I am the first to admit that I have some misunderstandings that some of you have chosen to interpret as racist. My only defense is that for my entire life I have been around almost exclusively white people, mostly male, middle class, and middle age. This was not a conscious choice by me; it’s just how thing worked out and I also regularly show that I don’t understand women, either. Being now in a job where many of the people are None of the Above has me trying to understand people whose thinking is different. I could do what most guys like me do, turn into a Rush-quoting, minority-hating, tea partier, but instead this old dog is trying to learn new tricks. There will be stumbles along the way, but I would appreciate it if you would give me the benefit of the doubt and not assume my intentions are bad. Monstro’s reply was most helpful because she answered my questions and increased my insight into my own way of thinking. Assuming I’m just a cranky old racist using this forum to rant about Those Wacky Negroes is neither accurate nor helpful.

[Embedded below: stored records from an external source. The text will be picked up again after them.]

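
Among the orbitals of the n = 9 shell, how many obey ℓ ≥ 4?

65

The (ℓ, m_ℓ) pairs meeting ℓ ≥ 4 give: ℓ=4 → 9; ℓ=5 → 11; ℓ=6 → 13; ℓ=7 → 15; ℓ=8 → 17.
Total orbitals: 9 + 11 + 13 + 15 + 17 = 65.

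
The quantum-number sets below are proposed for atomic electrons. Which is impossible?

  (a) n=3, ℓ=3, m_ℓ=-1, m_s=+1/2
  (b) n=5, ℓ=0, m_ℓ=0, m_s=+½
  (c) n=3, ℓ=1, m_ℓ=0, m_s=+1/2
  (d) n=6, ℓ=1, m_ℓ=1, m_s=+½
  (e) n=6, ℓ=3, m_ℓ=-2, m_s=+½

(a)

(a) has ℓ = 3 ≥ n = 3, violating 0 ≤ ℓ ≤ n−1.
The remaining sets (b), (c), (d), (e) satisfy all four rules.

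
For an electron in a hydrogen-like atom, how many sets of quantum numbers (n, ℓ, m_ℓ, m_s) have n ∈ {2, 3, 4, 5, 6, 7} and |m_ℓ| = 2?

Treat each shell separately and count matching orbitals:
n=3 → 2; n=4 → 4; n=5 → 6; n=6 → 8; n=7 → 10.
Orbitals: 2 + 4 + 6 + 8 + 10 = 30. Including both spin states (m_s = ±1/2) gives 2 × 30 = 60 states.

60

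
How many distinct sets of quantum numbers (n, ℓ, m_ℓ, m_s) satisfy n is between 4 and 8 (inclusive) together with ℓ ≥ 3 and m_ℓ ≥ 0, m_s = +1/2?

80

Treat each shell separately and count matching orbitals:
n=4 → 4; n=5 → 9; n=6 → 15; n=7 → 22; n=8 → 30.
Orbitals: 4 + 9 + 15 + 22 + 30 = 80. With m_s fixed to +1/2 there is one state per orbital, so 80 states.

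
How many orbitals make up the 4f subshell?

A subshell has 2l+1 orbitals; with l = 3, that's 7.

7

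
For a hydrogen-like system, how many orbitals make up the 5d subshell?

5

A subshell has 2ℓ+1 orbitals; with ℓ = 2, that's 5.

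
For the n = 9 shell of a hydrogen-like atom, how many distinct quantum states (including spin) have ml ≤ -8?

2

Contributions: l=8 → 1.
Orbitals: 1. Each orbital carries two spin states, so 1 × 2 = 2 states.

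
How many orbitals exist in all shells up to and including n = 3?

Total orbitals = 1² + 2² + 3² = 14.

14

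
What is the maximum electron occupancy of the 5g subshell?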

Even my firmly held belief that young people can be safely ignored as immature idiots has come under fire because that Hispanic woman is generally so sensible and mature that I have difficulty believing she’s 21 and not a well-preserved 40. :wink:

Shut up. Montro’s post was “most helpful” because she took the time to entertain your mumbo jumbo.

Can you go over this again. I have no idea what any of this means. Third party’s baby? what?